In all I spent just under 120 hours in the field; and as my involvement with the gang deepened, so the hours lengthened until towards the end of January I was in the company of the gang during one weekend from seven oclock on Friday evening until six on Sunday morning.
I have deliberately allowed some years to pass between the completion of the fieldwork and publication. The main reasons for the delay have been my interest in self-preservation, my desire to protect the members of the gang, and my fear of exacerbating the gang situation in Glasgow which was receiving nationwide attention in 1968 and 1969. Reasons of personal safety also dictate the use of a pseudonym.
What follows is not a study of Glasgow, or of Glasgow youth in general, or of a particular community within the city. It is a small-scale piece of research which is in no way a statistical survey and so the conclusions may well be of a restricted character. My aim has been unashamedly exploratory to present a brief glimpse of the reality which engages Glasgow gang boys, to comprehend and to illuminate their view and to interpret the world as it appears to them. (Cf. Matza, 1969, p.25)
I have not been able to include for legal reasons a full account of my relationships with the gang or with the police. As a result, a discussion of the ethical and methodological problems associated with participant observation has been postponed to such time as a complete record of events can be given.

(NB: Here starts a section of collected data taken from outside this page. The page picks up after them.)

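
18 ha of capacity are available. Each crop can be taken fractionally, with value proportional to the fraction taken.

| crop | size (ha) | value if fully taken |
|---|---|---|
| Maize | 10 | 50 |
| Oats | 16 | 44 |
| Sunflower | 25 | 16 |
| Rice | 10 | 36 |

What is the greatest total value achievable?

Sort by value density: Maize 50/10≈5, Rice 36/10≈3.6, Oats 44/16≈2.75, Sunflower 16/25≈0.64.
Take all of Maize (10 ha, value 50) — 8 ha left.
8 ha left: a 8/10 share of Rice gives 36×8/10 = 28.8.
Total value = 78.8.

78.8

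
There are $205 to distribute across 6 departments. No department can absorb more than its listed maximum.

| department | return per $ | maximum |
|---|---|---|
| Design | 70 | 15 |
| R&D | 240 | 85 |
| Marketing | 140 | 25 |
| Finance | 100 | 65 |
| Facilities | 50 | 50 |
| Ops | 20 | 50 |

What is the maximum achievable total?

32200

Order the departments by return per $: R&D 240 > Marketing 140 > Finance 100 > Design 70 > Facilities 50 > Ops 20.
R&D takes 85 to reach its cap of 85 — 120 left.
Marketing: +25 to 25 (cap) — 95 left.
Finance takes 65 to reach its cap of 65 — 30 left.
Give Design 15 to hit its cap of 15 — 15 left.
Facilities: +15 (room for 50) → 15. Pool exhausted.
Total = 70×15 + 240×85 + 140×25 + 100×65 + 50×15 = 32200.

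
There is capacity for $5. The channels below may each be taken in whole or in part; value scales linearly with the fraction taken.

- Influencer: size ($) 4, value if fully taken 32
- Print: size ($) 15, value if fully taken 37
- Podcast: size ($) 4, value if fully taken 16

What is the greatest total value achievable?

Rank by value-to-size ratio: Influencer 32/4≈8, Podcast 16/4≈4, Print 37/15≈2.47.
Influencer: take in full, 4 $ for value 32 — 1 left.
Only 1 $ remain; take 1/4 of Podcast for value 16×1/4 = 4.
Total value = 36.

36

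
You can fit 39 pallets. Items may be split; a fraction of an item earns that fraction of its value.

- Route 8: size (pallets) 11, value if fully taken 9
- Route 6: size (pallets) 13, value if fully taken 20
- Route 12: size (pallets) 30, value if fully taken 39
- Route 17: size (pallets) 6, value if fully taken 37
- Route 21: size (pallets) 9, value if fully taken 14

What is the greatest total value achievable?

85.3

Best value per unit of size first: Route 17 37/6≈6.17, Route 21 14/9≈1.56, Route 6 20/13≈1.54, Route 12 39/30≈1.3, Route 8 9/11≈0.818.
Route 17: take in full, 6 pallets for value 37 ; 33 left.
Take all of Route 21 (9 pallets, value 14) ; 24 pallets left.
All 13 pallets of Route 6 fit (value 20) ; 11 remain.
11 pallets left: a 11/30 share of Route 12 gives 39×11/30 = 14.3.
Total value = 85.3.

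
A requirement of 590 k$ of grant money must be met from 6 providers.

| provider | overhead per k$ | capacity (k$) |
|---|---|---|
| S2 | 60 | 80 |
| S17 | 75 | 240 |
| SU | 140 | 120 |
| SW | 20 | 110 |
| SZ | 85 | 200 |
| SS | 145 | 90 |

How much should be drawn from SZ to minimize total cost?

160

Fill from the cheapest provider first.
SW (20): use full 110 ; 480 k$ to go.
S2 (60): use full 80 ; 400 k$ to go.
S17 (75): use full 240 ; 160 k$ to go.
Take 160 from SZ at 85 to finish.
SU, SS: unused.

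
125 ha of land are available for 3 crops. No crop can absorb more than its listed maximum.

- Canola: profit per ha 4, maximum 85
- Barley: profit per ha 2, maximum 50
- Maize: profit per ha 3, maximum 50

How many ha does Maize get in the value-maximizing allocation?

40

Highest profit per ha first: Canola 4 > Maize 3 > Barley 2.
Give Canola 85 to hit its cap of 85 ; 40 left.
Maize has room for 50 but only 40 remain, so it gets 40.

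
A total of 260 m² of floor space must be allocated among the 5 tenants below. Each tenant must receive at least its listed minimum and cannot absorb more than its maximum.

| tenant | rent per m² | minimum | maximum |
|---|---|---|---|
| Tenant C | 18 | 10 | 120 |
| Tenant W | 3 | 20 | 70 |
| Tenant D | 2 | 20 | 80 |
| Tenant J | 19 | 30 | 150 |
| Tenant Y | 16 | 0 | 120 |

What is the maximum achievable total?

4210

Meeting every minimum uses 10+20+20+30+0 = 80 m², leaving 180.
Highest rent per m² first: Tenant J 19 > Tenant C 18 > Tenant Y 16 > Tenant W 3 > Tenant D 2.
Tenant J: +120 to 150 (cap) — 60 left.
Tenant C: +60 (room for 110) → 70. Pool exhausted.
Total = 18×70 + 3×20 + 2×20 + 19×150 = 4210.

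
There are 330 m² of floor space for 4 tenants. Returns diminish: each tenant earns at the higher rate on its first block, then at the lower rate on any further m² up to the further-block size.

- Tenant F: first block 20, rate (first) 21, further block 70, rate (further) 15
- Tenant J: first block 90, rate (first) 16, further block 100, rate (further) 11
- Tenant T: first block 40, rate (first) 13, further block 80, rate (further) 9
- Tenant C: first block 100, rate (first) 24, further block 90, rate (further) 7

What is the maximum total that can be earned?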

It remains for me to acknowledge my indebtedness to a variety of people, especially James McMeekin and Max Paterson for professional and personal advice. Stan Cohen and David Downes kindly read the more analytical chapters which were improved by their suggestions. I should also like to thank Charles McKay and Leonard Turpie for the various forms of help they gave me.
James Patrick, August, 1972
Acknowledgement
The lyrics to Deadend Street by Ray Davies which appear on pages are Warner/Chappell Music, Inc., Sony/ATV Music Publishing LLC, Universal Music Publishing Group.
The Young Team, 1966-7
Preface to 2013 edition
THIS BOOK BEGAN life as a thesis for the University of Glasgow, although not one which initially it was keen to accept. As I explain in the text, I was originally invited to join the gang by Tim Malloy, the pseudonym I gave to a boy in an Approved School where I was working as a newly qualified teacher. I wanted to understand why boys on leave from the school for a weekend, instead of demonstrating their ability to keep on the right side of the law, often returned to the school with further serious charges against them which increased their period of detention. Tim, for his part, was just as keen to show me that I, as a young, middle-class Glaswegian who had been brought up only a mile from him, might as well have come from the moon, so little did I understand his life.
In addition to working in the Approved School, I was simultaneously studying for a higher degree and began casting around for a suitable subject for a thesis. So when the tutor gave each student in the class a 5x3-inch index card on which to commit our first thoughts on the title and topic of our proposed theses, I wrote: A participant observation study of a Glasgow gang. Three years later I submitted my thesis, having not heard from my supervisor in the meantime: thats what passed for higher degree supervision in those days, although I did receive useful advice from other members of staff when I was preparing the text for publication.